Moving Image & Asana:
By Bob Belinoff
It doesn’t take talking heads, a story line, a 35 mm Panaflex camera, craft services and a crew for the moving image to make a spiritual statement. Instructional yoga videos can help anyone uncover their own truth in their own time, while following the example of a master. There are probably as many instructional yoga videos available as there are master yoga instructors, and dozens of new training videos and DVDs come out every year.
Here are three different takes on the instructional yoga video and the teachers who are changing the way they are using the medium of the moving image.
SHIVA.
Shiva Rea’s latest video, Yoga Shakti (reviewed in LA YOGA July August 2004), takes advantage of the DVD format in ways we’ve never seen before. The chaptered DVD configured as a do it yourself matrix means that students can customize their own practice session. The video contains 41/2 hours of asana that can be put together with a kind of creative spontaneity that can make every practice a different kind of learning experience. “I encourage people to bring an exploratory spirit to their practice,” Shiva says. Yoga Shakti also goes considerably beyond the confines of a hardwood floor, taking us on a sweeping vista visit from the sandbars of the Cocoa Islands in the Maldives to the Ganges with stops in between for drummers, bejeweled elephants and temple courtyards.
This is using DVD technology to help students create a personalized exercise routine while they experience the sights, sounds and the very climate that produced the practice. It gives us an intimacy with India the place, and the very soul of the land and the sea, that produced the asana.
ERICH.
Erich Shiffmann takes us to the opposite extreme. Using his own fascination with the technology and the creative possibilities, Erich bought his own camera and editing software, learned to edit, became his own one man crew and often goes no further than his backdoor for his production locations. The result is Erich’s Backyard Series. It gives us a special kind of intimacy with the teacher. Erich confesses in the opening to this video that, “hey, it’s just me and you, there’s not even anyone running the camera, its on automatic.” The result is that the viewer feels like they are sitting in on Erich’s private personal practice, and yoga is “felt” as much as it is seen, as basic inner work available to anyone, anywhere.
Then there’s his Freedom Style Yoga DVD. Not really an instructional video, this is the Erich and Friend’s “basement tapes.” One remote control camera is all it takes. What we get is more than asana. Here Erich is actually redefining what most people think of as yoga. The video opens on an empty room. He begins to practice, others join him. There is quiet and meditation, there is laughter and music, there is experimentation, sharing, spontaneity, flow and an in-the-moment-go-with-it feeling that expands the meaning of yoga and breaks down the walls between teacher, student and fellow practitioner. This is landmark stuff, and deserves to be screened wall size wherever two or more gather - with or without a mat.
LOU.
Lou Volpano, a yoga student for 14 years, is a veteran show business consultant with special experience in distressed business “turn arounds.” Not long ago he put his entertainment career into turn around and put together a team of teachers and filmmakers to produce a yoga video television series. “I wanted to do what I knew was in my heart.” Volpano says. “Yoga gave me the confidence to sit still and do what I had to do.”
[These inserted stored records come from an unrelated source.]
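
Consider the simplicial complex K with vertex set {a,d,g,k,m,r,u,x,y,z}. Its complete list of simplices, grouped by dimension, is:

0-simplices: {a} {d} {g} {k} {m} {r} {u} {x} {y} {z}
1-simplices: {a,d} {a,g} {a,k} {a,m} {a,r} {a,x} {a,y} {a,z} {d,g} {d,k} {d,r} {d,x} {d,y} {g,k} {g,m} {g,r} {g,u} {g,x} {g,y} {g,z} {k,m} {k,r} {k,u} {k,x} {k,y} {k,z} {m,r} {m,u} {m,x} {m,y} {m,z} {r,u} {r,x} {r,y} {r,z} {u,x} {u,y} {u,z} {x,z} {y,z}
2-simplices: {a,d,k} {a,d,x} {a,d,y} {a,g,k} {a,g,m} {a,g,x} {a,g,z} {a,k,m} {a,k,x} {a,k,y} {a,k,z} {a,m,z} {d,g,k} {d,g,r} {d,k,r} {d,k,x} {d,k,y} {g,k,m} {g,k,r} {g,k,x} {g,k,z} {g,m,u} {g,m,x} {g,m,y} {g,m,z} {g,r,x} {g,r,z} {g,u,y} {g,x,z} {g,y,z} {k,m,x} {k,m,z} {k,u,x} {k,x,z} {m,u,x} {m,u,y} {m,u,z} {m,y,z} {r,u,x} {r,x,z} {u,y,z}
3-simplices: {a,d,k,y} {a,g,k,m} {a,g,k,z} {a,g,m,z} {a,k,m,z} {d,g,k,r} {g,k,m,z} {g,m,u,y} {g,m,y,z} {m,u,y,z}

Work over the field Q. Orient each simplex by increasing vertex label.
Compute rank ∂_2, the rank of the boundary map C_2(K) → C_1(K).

n_0=10 n_1=40 n_2=41 n_3=10  [Q]
∂1: piv[ad,ag,ak,am,ar,ax,ay,az,gu] rk=9  ker:dg,dk,dr,dx,dy,gk,gm,gr,gx,gy,gz,km,kr,ku,kx,ky,kz,mr,mu,mx,my,mz,ru,rx,ry,rz,ux,uy,uz,xz,yz
∂2: piv[adk,adx,ady,agk,agm,agx,agz,akm,akx,aky,akz,amz,dgk,dgr,dkr,gmu,gmx,gmy,grx,grz,guy,gxz,gyz,kux,mux,muz,rux] rk=27  ker:dkx,dky,gkm,gkr,gkx,gkz,gmz,kmx,kmz,kxz,muy,myz,rxz,uyz
∂3: piv[adky,agkm,agkz,agmz,akmz,dgkr,gmuy,gmyz,muyz] rk=9  ker:gkmz
rk∂_2=27

rank∂_2=27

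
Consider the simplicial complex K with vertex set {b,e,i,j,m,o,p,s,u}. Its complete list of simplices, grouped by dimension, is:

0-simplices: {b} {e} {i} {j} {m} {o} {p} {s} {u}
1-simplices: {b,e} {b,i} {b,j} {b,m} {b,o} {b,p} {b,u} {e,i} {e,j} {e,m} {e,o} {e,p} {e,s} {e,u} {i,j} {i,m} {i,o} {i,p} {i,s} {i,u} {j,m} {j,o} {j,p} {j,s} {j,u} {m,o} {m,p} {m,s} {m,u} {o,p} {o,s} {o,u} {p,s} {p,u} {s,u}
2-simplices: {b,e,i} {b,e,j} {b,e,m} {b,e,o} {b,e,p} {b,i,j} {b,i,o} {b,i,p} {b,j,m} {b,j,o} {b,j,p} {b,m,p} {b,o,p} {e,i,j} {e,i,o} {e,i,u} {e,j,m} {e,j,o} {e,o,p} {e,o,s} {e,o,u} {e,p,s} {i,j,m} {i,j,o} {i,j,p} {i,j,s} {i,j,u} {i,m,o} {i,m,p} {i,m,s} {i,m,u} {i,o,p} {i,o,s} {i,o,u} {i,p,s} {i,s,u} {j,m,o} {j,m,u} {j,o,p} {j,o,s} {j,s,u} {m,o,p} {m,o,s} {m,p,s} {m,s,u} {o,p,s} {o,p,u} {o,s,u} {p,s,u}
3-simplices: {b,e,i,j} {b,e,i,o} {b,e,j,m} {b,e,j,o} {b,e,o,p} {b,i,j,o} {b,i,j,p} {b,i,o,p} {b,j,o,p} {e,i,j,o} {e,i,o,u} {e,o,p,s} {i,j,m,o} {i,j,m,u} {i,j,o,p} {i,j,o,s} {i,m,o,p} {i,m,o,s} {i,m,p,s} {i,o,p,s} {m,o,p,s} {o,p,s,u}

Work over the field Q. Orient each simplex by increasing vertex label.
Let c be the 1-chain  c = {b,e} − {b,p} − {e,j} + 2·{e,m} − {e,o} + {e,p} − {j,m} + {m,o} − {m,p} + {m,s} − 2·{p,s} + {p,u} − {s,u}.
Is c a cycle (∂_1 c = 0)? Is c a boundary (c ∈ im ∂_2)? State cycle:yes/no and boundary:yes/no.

cycle:yes boundary:yes

n_0=9 n_1=35 n_2=49 n_3=22  [Q]
∂1: piv[be,bi,bj,bm,bo,bp,bu,es] rk=8  ker:ei,ej,em,eo,ep,eu,ij,im,io,ip,is,iu,jm,jo,jp,js,ju,mo,mp,ms,mu,op,os,ou,ps,pu,su
∂2: piv[bei,bej,bem,beo,bep,bij,bio,bip,bjm,bjo,bjp,bmp,bop,eiu,eos,eou,eps,ijm,ijs,iju,imo,ims,imu,ios,isu,opu] rk=26  ker:eij,eio,ejm,ejo,eop,ijo,ijp,imp,iop,iou,ips,jmo,jmu,jop,jos,jsu,mop,mos,mps,msu,ops,osu,psu
∂3: piv[beij,beio,bejm,bejo,beop,bijo,bijp,biop,bjop,eiou,eops,ijmo,ijmu,ijos,imop,imos,imps,iops,opsu] rk=19  ker:eijo,ijop,mops
∂1c = 0
c vs im∂2: reduces to 0 ⇒ boundary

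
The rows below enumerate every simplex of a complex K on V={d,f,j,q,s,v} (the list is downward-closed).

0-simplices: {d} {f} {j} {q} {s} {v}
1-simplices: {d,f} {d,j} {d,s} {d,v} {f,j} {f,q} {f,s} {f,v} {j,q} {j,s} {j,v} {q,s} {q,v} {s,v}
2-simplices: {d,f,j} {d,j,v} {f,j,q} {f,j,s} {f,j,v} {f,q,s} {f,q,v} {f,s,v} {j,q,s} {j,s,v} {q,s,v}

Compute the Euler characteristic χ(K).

χ(K)=3

n_0=6 n_1=14 n_2=11
χ=+6−14+11=3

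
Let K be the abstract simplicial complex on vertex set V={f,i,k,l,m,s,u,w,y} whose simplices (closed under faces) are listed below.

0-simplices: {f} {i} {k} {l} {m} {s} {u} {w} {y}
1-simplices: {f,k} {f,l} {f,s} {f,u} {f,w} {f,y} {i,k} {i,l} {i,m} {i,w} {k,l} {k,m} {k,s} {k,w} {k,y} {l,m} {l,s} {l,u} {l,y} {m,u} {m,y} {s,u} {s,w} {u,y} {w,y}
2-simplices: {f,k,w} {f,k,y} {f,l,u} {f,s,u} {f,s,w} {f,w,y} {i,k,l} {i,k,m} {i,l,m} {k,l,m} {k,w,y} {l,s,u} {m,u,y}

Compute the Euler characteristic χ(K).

χ(K)=-3

n_0=9 n_1=25 n_2=13
χ=+9−25+13=-3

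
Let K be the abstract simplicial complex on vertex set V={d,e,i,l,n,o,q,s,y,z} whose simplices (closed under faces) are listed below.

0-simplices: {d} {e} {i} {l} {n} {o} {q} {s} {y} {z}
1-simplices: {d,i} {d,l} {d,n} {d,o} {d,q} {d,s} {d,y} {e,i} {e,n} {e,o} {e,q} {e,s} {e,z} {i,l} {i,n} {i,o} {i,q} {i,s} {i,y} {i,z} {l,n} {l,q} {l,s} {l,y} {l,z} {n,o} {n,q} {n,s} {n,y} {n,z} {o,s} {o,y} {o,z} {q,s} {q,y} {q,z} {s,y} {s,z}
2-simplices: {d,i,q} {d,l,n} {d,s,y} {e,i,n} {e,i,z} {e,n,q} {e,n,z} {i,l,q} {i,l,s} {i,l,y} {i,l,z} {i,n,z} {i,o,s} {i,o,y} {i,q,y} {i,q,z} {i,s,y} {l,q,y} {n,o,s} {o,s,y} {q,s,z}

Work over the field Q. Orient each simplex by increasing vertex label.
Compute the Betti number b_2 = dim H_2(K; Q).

n_0=10 n_1=38 n_2=21  [Q]
∂1: piv[di,dl,dn,do,dq,ds,dy,ei,ez] rk=9  ker:en,eo,eq,es,il,in,io,iq,is,iy,iz,ln,lq,ls,ly,lz,no,nq,ns,ny,nz,os,oy,oz,qs,qy,qz,sy,sz
∂2: piv[diq,dln,dsy,ein,eiz,enq,enz,ilq,ils,ily,ilz,ios,ioy,iqy,iqz,isy,nos,qsz] rk=18  ker:inz,lqy,osy
b_2=(21−18)−0=3

b_2=3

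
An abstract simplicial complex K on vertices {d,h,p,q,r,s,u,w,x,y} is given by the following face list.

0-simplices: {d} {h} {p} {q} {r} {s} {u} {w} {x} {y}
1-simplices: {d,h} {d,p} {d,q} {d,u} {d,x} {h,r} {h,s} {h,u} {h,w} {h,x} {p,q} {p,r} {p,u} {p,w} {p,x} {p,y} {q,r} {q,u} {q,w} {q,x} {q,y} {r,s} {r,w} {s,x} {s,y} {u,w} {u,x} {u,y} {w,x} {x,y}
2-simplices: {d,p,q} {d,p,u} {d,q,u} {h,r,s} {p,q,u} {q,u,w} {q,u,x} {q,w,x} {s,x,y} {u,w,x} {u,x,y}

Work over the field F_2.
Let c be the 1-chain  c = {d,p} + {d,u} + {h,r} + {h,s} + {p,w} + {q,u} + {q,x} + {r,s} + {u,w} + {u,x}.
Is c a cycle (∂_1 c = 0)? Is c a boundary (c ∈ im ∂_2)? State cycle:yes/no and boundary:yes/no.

cycle:yes boundary:no

n_0=10 n_1=30 n_2=11  [Z2]
∂1: piv[dh,dp,dq,du,dx,hr,hs,hw,py] rk=9  ker:hu,hx,pq,pr,pu,pw,px,qr,qu,qw,qx,qy,rs,rw,sx,sy,uw,ux,uy,wx,xy
∂2: piv[dpq,dpu,dqu,hrs,quw,qux,qwx,sxy,uxy] rk=9  ker:pqu,uwx
∂1c = 0
c vs im∂2: residual ≠ 0 ⇒ not boundary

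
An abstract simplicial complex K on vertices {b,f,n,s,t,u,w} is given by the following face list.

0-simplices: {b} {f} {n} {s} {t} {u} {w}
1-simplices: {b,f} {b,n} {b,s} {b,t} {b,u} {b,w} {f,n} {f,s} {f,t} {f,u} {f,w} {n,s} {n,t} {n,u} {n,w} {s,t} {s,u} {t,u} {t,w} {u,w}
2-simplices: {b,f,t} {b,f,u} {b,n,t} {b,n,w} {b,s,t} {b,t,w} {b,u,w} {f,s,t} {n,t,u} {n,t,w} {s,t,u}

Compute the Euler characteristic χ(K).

χ(K)=-2

n_0=7 n_1=20 n_2=11
χ=+7−20+11=-2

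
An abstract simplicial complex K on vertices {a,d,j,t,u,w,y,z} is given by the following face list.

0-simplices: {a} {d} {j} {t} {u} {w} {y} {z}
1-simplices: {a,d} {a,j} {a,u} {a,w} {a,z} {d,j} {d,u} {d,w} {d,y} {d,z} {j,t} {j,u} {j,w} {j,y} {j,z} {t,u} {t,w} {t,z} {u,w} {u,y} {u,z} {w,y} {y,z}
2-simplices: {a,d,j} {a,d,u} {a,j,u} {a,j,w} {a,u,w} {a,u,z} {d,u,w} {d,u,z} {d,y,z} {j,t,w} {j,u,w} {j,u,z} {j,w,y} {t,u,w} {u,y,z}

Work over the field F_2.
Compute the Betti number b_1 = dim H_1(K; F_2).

n_0=8 n_1=23 n_2=15  [Z2]
∂1: piv[ad,aj,au,aw,az,dy,jt] rk=7  ker:dj,du,dw,dz,ju,jw,jy,jz,tu,tw,tz,uw,uy,uz,wy,yz
∂2: piv[adj,adu,aju,ajw,auw,auz,duw,duz,dyz,jtw,juz,jwy,tuw,uyz] rk=14  ker:juw
b_1=(23−7)−14=2

b_1=2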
The result is a TV series called “Great Yoga Teachers.” It can be seen regularly on the Wisdom Channel, which is available to over 6 million subscribers nationwide, nearly 200,000 of them in the Los Angles area.
Everyone involved in the production - camera operators, editors, graphic artists, and grips, practice yoga. And everyone owns a piece of the production company and participates in the fruits of this labor of love.
Each episode of “Great Teachers” features four teachers demonstrating one posture in three levels, for beginners, intermediate and advanced practitioners. The series includes segments from LA based yoga teachers: Marne Semick , Kim Haegele, Stella Valente , Jill Miller, Matt Crowder , Rie Katagiri and Heather Onori.
The series enters its first season in the fall quarter of 2004, second season this year, and is going on-location to five studios around Southern California in November to fill the order for 13 more shows in 2005.